Learning objectives
- Run DQN with ε-greedy on a sparse-reward environment (e.g. Montezuma’s Revenge if available, or a simple maze).
- Observe that the agent rarely discovers the first key (or goal) when rewards are sparse.
- Explain why sparse rewards cause failure: no learning signal until the goal is reached; random exploration is unlikely to reach it.
Concept and real-world RL
Hard exploration occurs when the reward is sparse (e.g. only at the goal): the agent gets no signal until it accidentally reaches the goal, which may require a long, specific sequence of actions. In game AI (Montezuma’s Revenge, Pitfall), ε-greedy DQN fails because random exploration almost never finds the key. In robot navigation and recommendation, sparse rewards (e.g. “user clicked” or “reached goal”) similarly make learning slow. This motivates intrinsic motivation, curiosity, and hierarchical methods.
Where you see this in practice: Atari hard-exploration games; robotics with sparse success; recommenders with delayed feedback.
Illustration (sparse rewards): With sparse rewards, episode return stays near zero until the agent discovers the first key. The chart below shows typical return over many episodes (flat then rare spike).
Exercise: In the environment “Montezuma’s Revenge” (if available), try a standard DQN with \(\epsilon\)-greedy. Observe that it rarely gets the first key. Explain why sparse rewards cause failure.
Professor’s hints
- If Montezuma’s Revenge is not available, use a simple maze (e.g. 10×10 grid, goal in corner, reward +1 only at goal, 0 elsewhere). DQN with ε-greedy will struggle to ever reach the goal in reasonable time.

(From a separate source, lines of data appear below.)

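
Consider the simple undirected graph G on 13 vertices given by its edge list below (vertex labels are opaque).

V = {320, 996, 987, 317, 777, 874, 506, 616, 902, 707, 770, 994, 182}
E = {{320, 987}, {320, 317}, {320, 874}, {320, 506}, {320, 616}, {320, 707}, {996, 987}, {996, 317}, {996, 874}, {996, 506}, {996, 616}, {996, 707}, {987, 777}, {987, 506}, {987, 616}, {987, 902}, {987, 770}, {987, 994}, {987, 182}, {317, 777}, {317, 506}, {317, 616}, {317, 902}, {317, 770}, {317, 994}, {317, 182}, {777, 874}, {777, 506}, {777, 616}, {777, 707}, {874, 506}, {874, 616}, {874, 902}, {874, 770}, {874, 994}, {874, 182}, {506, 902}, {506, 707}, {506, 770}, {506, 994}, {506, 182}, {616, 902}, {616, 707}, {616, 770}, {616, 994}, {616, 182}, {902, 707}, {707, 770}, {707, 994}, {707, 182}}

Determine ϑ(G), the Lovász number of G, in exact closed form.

7

deg(320) = 6; N(320) = {987, 317, 874, 506, 616, 707}.
Vertex 770 has 6 neighbors: 987, 317, 874, 506, 616, 707.
deg(317) = 9; N(317) = {320, 996, 777, 506, 616, 902, 770, 994, 182}.
N(777) = {987, 317, 874, 506, 616, 707}, |N(777)| = 6.
G = K_{7,4,2}: α = 7 = χ(Ḡ), so ϑ = 7.
= 7.00000… (decimal).
α=7, χ(Ḡ)=7; ϑ=7 lies between (collapsed).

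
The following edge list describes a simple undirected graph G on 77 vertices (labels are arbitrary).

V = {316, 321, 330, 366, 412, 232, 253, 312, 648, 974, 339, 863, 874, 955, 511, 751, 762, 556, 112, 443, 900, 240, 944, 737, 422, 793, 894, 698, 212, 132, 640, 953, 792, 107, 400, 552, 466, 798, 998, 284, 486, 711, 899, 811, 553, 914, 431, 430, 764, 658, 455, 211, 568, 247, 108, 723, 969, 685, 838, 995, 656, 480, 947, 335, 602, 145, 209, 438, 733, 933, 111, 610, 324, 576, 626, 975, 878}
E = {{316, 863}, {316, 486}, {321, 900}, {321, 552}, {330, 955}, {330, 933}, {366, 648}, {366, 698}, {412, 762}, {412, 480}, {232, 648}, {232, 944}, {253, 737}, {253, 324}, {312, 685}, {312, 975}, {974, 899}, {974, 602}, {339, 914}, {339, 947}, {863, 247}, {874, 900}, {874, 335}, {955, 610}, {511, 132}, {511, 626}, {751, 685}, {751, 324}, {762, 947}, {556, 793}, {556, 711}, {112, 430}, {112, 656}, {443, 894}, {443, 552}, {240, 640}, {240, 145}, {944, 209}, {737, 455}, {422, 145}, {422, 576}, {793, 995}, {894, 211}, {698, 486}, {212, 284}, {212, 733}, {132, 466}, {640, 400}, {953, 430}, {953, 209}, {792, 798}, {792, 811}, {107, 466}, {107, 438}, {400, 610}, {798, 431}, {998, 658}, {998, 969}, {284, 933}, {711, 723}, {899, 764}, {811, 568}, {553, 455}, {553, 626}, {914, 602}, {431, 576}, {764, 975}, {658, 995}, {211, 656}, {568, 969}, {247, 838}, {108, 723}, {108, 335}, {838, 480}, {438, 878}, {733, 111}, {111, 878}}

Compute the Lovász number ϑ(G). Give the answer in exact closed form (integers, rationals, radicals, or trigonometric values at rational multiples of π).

77*cos(pi/77)/(cos(pi/77) + 1)

N(798) = {792, 431}, |N(798)| = 2.
deg(284) = 2; N(284) = {212, 933}.
N(253) = {737, 324}, |N(253)| = 2.
N(874) = {900, 335}, |N(874)| = 2.
G on 77 vertices is 2-regular; connected 2-regular on 77 ⇒ C_{77}.
Distinct eigenvalues (to 5 d.p.): [2.0, 1.99335, 1.97342, 1.94037, 1.89441, 1.83583, 1.76504, 1.68251, 1.58877, 1.48447, 1.37028, 1.24698, 1.11538, 0.97635, 0.83083, 0.67978, 0.5242, 0.36514, 0.20365, 0.0408, -0.12232, -0.28463, -0.44504, -0.60249, -0.75593, -0.90434, -1.04674, -1.18216, -1.30972, -1.42856, -1.5379, -1.637, -1.72521, -1.80194, -1.86667, -1.91899, -1.95853, -1.98504, -1.99834].
λ_max=2, λ_min=-2*cos(pi/77); ϑ = −77·λ_min/(λ_max−λ_min) = 77*cos(pi/77)/(cos(pi/77) + 1).
Numerically 38.483973469.
Check 38 ≤ 77*cos(pi/77)/(cos(pi/77) + 1) ≤ 39: both strict.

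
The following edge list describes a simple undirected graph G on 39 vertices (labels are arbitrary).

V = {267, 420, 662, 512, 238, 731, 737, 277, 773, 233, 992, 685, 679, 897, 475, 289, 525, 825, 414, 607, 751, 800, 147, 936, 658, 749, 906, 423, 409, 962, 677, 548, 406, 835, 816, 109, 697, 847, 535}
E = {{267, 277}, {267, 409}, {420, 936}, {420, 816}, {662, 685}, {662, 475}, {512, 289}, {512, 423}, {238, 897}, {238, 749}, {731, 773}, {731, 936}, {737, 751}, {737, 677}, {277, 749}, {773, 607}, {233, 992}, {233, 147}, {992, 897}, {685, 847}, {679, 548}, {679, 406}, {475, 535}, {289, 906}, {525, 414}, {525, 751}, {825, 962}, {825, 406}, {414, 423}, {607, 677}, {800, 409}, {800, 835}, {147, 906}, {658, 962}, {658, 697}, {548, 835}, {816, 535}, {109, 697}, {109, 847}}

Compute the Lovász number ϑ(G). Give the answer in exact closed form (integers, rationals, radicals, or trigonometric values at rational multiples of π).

39*cos(pi/39)/(cos(pi/39) + 1)

N(847) = {685, 109}, |N(847)| = 2.
N(525) = {414, 751}, |N(525)| = 2.
N(267) = {277, 409}, |N(267)| = 2.
deg(936) = 2; N(936) = {420, 731}.
G on 39 vertices is 2-regular; the odd cycle C_{39}.
The 20 distinct eigenvalues: [2.0, 1.974101, 1.897073, 1.770912, 1.598886, 1.385449, 1.136129, 0.857385, 0.556435, 0.241073, -0.080532, -0.400051, -0.70921, -1.0, -1.264891, -1.497021, -1.69038, -1.839959, -1.941884, -1.993515].
Lovász: ϑ = −39(-2*cos(pi/39))/(2+-(-1)*2*cos(pi/39)) = 39*cos(pi/39)/(cos(pi/39) + 1).
ϑ(G) ≈ 19.46833241.
Sandwich: α(G)=19 ≤ ϑ(G)=39*cos(pi/39)/(cos(pi/39) + 1) ≤ χ(Ḡ)=20 (both strict).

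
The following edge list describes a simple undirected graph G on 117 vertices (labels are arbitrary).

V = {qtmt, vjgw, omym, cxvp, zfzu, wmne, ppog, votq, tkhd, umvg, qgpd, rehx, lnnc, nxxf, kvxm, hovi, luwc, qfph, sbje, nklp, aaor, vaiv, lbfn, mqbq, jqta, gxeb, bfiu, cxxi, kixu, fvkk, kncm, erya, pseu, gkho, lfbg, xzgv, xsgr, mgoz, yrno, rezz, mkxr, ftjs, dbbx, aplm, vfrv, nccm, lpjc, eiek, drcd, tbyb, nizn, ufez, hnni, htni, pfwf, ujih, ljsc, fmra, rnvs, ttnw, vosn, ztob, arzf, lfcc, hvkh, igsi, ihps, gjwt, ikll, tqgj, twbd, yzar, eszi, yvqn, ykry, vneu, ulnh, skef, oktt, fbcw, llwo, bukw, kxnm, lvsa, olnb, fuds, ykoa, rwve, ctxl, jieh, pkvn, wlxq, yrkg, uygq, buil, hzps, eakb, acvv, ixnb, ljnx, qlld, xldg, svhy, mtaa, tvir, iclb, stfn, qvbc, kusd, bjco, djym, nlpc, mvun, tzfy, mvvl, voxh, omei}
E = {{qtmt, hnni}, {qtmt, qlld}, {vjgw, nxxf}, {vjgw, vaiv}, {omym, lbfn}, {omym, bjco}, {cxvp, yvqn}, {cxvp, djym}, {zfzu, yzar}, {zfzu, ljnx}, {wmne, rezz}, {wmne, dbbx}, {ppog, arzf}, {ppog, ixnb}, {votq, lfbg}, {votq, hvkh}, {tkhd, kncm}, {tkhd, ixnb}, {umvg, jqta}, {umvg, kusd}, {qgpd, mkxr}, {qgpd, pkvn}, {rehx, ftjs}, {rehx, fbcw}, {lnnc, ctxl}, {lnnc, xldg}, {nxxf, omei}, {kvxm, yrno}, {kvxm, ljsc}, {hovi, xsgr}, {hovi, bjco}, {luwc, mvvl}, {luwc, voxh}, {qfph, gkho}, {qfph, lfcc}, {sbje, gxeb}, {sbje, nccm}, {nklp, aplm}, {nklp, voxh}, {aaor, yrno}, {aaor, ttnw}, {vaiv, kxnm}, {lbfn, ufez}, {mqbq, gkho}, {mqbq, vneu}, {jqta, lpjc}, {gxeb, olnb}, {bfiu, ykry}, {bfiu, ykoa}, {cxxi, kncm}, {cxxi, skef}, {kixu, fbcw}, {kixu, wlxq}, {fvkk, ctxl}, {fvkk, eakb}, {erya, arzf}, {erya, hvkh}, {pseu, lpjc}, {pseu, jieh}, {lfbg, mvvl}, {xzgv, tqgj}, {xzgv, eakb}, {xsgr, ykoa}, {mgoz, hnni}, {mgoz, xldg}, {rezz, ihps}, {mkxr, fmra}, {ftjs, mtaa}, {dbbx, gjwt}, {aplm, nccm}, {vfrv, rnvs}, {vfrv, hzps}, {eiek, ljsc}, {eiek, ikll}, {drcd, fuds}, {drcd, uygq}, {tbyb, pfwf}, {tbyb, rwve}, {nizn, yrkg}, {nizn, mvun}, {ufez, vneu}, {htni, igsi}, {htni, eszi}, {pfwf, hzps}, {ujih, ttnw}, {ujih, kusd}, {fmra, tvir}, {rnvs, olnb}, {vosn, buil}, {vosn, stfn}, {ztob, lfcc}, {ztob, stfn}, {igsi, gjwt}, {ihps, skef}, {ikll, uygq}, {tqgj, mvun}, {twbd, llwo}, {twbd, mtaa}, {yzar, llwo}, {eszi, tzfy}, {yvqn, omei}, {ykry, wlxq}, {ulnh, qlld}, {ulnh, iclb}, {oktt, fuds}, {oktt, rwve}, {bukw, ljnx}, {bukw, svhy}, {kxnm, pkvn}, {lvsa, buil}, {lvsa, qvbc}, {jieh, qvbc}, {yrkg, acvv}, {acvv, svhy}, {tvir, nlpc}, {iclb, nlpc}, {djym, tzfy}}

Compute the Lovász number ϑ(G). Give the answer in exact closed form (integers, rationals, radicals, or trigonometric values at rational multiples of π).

117*cos(pi/117)/(cos(pi/117) + 1)

Vertex lpjc has 2 neighbors: jqta, pseu.
Vertex vaiv has 2 neighbors: vjgw, kxnm.
deg(fmra) = 2; N(fmra) = {mkxr, tvir}.
Vertex nccm has 2 neighbors: sbje, aplm.
117-vertex 2-regular graph: connected 2-regular on 117 ⇒ C_{117}.
spec(A) ≈ [2.0, 1.99712, 1.98848, 1.9741, 1.95403, 1.92833, 1.89707, 1.86034, 1.81825, 1.77091, 1.71847, 1.66107, 1.59889, 1.53209, 1.46087, 1.38545, 1.30603, 1.22284, 1.13613, 1.04614, 0.95314, 0.85739, 0.75916, 0.65875, 0.55643, 0.45252, 0.3473, 0.24107, 0.13416, 0.02685, -0.08053, -0.18768, -0.29429, -0.40005, -0.50466, -0.60781, -0.70921, -0.80856, -0.90559, -1.0, -1.09153, -1.17991, -1.26489, -1.34622, -1.42367, -1.49702, -1.56605, -1.63057, -1.69038, -1.74532, -1.79523, -1.83996, -1.87939, -1.91339, -1.94188, -1.96478, -1.982, -1.99351, -1.99928] (distinct, 5 d.p.).
λ_max=2, λ_min=-2*cos(pi/117); ϑ = −117·λ_min/(λ_max−λ_min) = 117*cos(pi/117)/(cos(pi/117) + 1).
ϑ(G) ≈ 58.4895.
α=58, χ(Ḡ)=59; ϑ=117*cos(pi/117)/(cos(pi/117) + 1) lies between (both strict).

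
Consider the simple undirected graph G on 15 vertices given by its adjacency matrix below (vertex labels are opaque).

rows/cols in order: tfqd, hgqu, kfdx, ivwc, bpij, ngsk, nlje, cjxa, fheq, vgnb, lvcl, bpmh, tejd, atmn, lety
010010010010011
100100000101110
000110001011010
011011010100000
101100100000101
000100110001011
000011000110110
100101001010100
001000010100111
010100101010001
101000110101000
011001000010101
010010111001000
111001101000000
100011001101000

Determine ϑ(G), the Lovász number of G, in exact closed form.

5

deg(atmn) = 6; N(atmn) = {tfqd, hgqu, kfdx, ngsk, nlje, fheq}.
Vertex bpij has 6 neighbors: tfqd, kfdx, ivwc, nlje, tejd, lety.
deg(ngsk) = 6; N(ngsk) = {ivwc, nlje, cjxa, bpmh, atmn, lety}.
Vertex bpmh has 6 neighbors: hgqu, kfdx, ngsk, lvcl, tejd, lety.
G on 15 vertices is 6-regular; Kneser-type, 2-subsets of [6].
spec(A) ≈ [6.0, 1.0, -3.0] (distinct, 4 d.p.).
Lovász: ϑ = −15(-3)/(6+-1*(-3)) = 5.
ϑ(G) ≈ 5.0000.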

- Log “episodes until first goal” or “max distance to goal”; you will see little progress for many episodes.
Explanation
The gradient only flows when the agent gets a non-zero reward; without that, Q-values do not propagate. Random exploration in a large state space has exponentially small probability of hitting the goal.
Common pitfalls
- Blaming the algorithm: DQN is fine for dense rewards; the issue is the reward structure, not DQN per se. Same for other model-free methods.
- Short runs: Run for at least 1M steps (or 10k episodes) to see that the agent rarely succeeds.
Worked solution (warm-up: sparse reward)
Extra practice
- Warm-up: Why does ε-greedy with ε=0.1 rarely find a goal that is 20 steps away in a maze?
- Coding: Implement a 10×10 maze with goal at (9,9), reward +1 at goal. Run DQN for 5000 episodes. Plot “best return so far” and “episodes until first +1 reward”. How many episodes until first success?
- Challenge: Add a dense shaping reward (e.g. -0.01 per step, or +0.1 for moving toward goal). Does DQN now learn to reach the goal? Discuss the trade-off.
- Variant: Extend the maze to 20×20. How does the number of episodes to first goal scale? Try ε=0.3 vs ε=0.05 — does a higher ε help or hurt in larger mazes?
- Debug: An agent is given intrinsic reward on top of the sparse extrinsic reward, but learning curves show no improvement. Logging reveals the intrinsic reward coefficient β=1e-4 while extrinsic reward is 100. Explain the scaling problem and how to fix it.
- Conceptual: Why does standard ε-greedy fail on hard exploration problems even with many episodes? Describe what property of the environment makes random exploration exponentially unlikely to reach the goal.